The extra workplaces also come in really handy when you are doing a lot of collaborations with other humans. S1 is great for a lot of things. but the more MIDI you do. and especially the more MIDI you do with hardware instruments which it’s allergic to, the worse it looks in comparison with Logic and Cubase. For basic audio and light MIDI, it’s quick and slick. No hiccups, you can do things while audio is playing, and ARA has worked well for five years.

Studio One lacks forward compatibility. This is a huge inhibitor to collaboration. If you have only S1 V5 and your collaborator has only S1 V4, you cannot save any song or project files the collaborator can open. Presonus has done so many things well, this seems like a monumental blunder.

In 2020 (really even back in 2000) there is no excuse for not making your data file architecture future-proofed. Dorico does this well. Any Dorico version can open any *.Dorico file. If there are features your installed version doesn’t recognize, then those are dropped, ignored, set to defaults or whatever, but the file opens and is fully capable for your installed release. I am newer to Cubase, but that seems to be the way Cubase works also.

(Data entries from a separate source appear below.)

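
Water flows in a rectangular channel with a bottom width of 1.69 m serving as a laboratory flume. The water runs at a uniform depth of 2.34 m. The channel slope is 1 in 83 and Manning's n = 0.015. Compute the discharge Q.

Q = 21.1 m³/s

Flow area A = b·y = 1.69 × 2.34 = 3.955 m². Wetted perimeter P = b + 2y = 1.69 + 2×2.34 = 6.37 m.
Hydraulic radius R = A/P = 3.955/6.37 = 0.6208 m.
Manning's equation: Q = (1/n) A R^(2/3) S^(1/2) = (1/0.015) × 3.955 × 0.6208^(2/3) × 0.01205^(1/2) = 21.1 m³/s.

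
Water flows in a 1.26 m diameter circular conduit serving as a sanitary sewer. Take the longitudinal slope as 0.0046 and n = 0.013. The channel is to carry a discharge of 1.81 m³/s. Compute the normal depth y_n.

Manning's equation rearranged: A R^(2/3) = nQ / (1·√S) = 0.013 × 1.81 / (√0.0046) = 0.3469.
Trying y = 0.802 m: A R^(2/3) = 0.4236 — over.
Trying y = 0.605 m: A R^(2/3) = 0.2693 — short.
Trying y = 0.704 m: A R^(2/3) = 0.3468 — close enough.

y_n = 0.704 m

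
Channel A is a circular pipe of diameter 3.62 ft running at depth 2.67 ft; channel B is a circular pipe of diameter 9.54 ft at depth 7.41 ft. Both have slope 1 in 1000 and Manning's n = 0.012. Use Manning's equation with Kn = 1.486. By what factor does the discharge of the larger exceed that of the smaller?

14.1

Channel A: For a circular section of diameter D = 3.62 ft at depth y = 2.67 ft, the central angle is θ = 2 arccos(1 − 2y/D) = 4.132 rad. Then A = (D²/8)(θ − sin θ) = 8.138 ft² and P = Dθ/2 = 7.479 ft. Hydraulic radius R = A/P = 8.138/7.479 = 1.088 ft. Q_A = (1.486/0.012)·8.138·1.088^(2/3)·√0.001 = 33.71 ft³/s.
Channel B: For a circular section of diameter D = 9.54 ft at depth y = 7.41 ft, the central angle is θ = 2 arccos(1 − 2y/D) = 4.315 rad. Then A = (D²/8)(θ − sin θ) = 59.57 ft² and P = Dθ/2 = 20.58 ft. Hydraulic radius R = A/P = 59.57/20.58 = 2.895 ft. Q_B = (1.486/0.012)·59.57·2.895^(2/3)·√0.001 = 473.8 ft³/s.
The larger discharge is 473.8 ft³/s and the smaller is 33.71 ft³/s; the ratio is 14.1.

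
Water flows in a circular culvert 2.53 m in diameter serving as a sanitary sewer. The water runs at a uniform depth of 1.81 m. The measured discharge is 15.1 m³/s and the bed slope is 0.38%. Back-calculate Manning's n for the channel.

For a circular section of diameter D = 2.53 m at depth y = 1.81 m, the central angle is θ = 2 arccos(1 − 2y/D) = 4.032 rad. Then A = (D²/8)(θ − sin θ) = 3.849 m² and P = Dθ/2 = 5.101 m.
Hydraulic radius R = A/P = 3.849/5.101 = 0.7545 m.
Rearranging Manning's equation: n = (1/Q) A R^(2/3) S^(1/2) = (1/15.1) × 3.849 × 0.7545^(2/3) × √0.0038 = 0.013.

n = 0.013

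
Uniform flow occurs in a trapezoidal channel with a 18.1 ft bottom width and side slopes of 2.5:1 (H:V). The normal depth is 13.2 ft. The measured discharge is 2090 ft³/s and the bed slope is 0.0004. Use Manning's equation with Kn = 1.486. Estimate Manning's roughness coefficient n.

With bottom width b = 18.1 ft and side slope z = 2.5: A = (b + zy)y = (18.1 + 2.5×13.2)×13.2 = 674.5 ft²; P = b + 2y√(1+z²) = 18.1 + 2×13.2×2.693 = 89.18 ft.
Hydraulic radius R = A/P = 674.5/89.18 = 7.563 ft.
Rearranging Manning's equation: n = (1.486/Q) A R^(2/3) S^(1/2) = (1.486/2090) × 674.5 × 7.563^(2/3) × √0.0004 = 0.037.

n = 0.037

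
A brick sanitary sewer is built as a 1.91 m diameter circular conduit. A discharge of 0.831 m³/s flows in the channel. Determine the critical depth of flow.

y_c = 0.43 m

At critical depth, Q² T / (g A³) = 1, i.e. A³/T = Q²/g = 0.831²/9.81 = 0.07039.
At y = 0.548 m: A³/T = 0.1815 — over.
At y = 0.43 m: A³/T = 0.0706 — ≈ 0.07039.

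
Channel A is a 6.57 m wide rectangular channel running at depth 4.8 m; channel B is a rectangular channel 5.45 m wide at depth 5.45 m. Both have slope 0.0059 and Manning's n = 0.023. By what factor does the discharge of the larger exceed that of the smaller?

1.11

Channel A: Flow area A = b·y = 6.57 × 4.8 = 31.54 m². Wetted perimeter P = b + 2y = 6.57 + 2×4.8 = 16.17 m. Hydraulic radius R = A/P = 31.54/16.17 = 1.95 m. Q_A = (1/0.023)·31.54·1.95^(2/3)·√0.0059 = 164.4 m³/s.
Channel B: Flow area A = b·y = 5.45 × 5.45 = 29.7 m². Wetted perimeter P = b + 2y = 5.45 + 2×5.45 = 16.35 m. Hydraulic radius R = A/P = 29.7/16.35 = 1.817 m. Q_B = (1/0.023)·29.7·1.817^(2/3)·√0.0059 = 147.7 m³/s.
The larger discharge is 164.4 m³/s and the smaller is 147.7 m³/s; the ratio is 1.11.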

I can’t believe Presonus doesn’t get this. Today’s music (both song creation and recording/mixing) is all about collaboration, and especially so in a COVID-19 world.

Ah, guess everyone was indeed on the same version when I collaborated with other humans. Which doesn’t make the other allocations completely useless – you can do a lot of collaboration before someone changes versions. You could also “take back” an allocation from someone you’re no longer working with and give it to someone you are.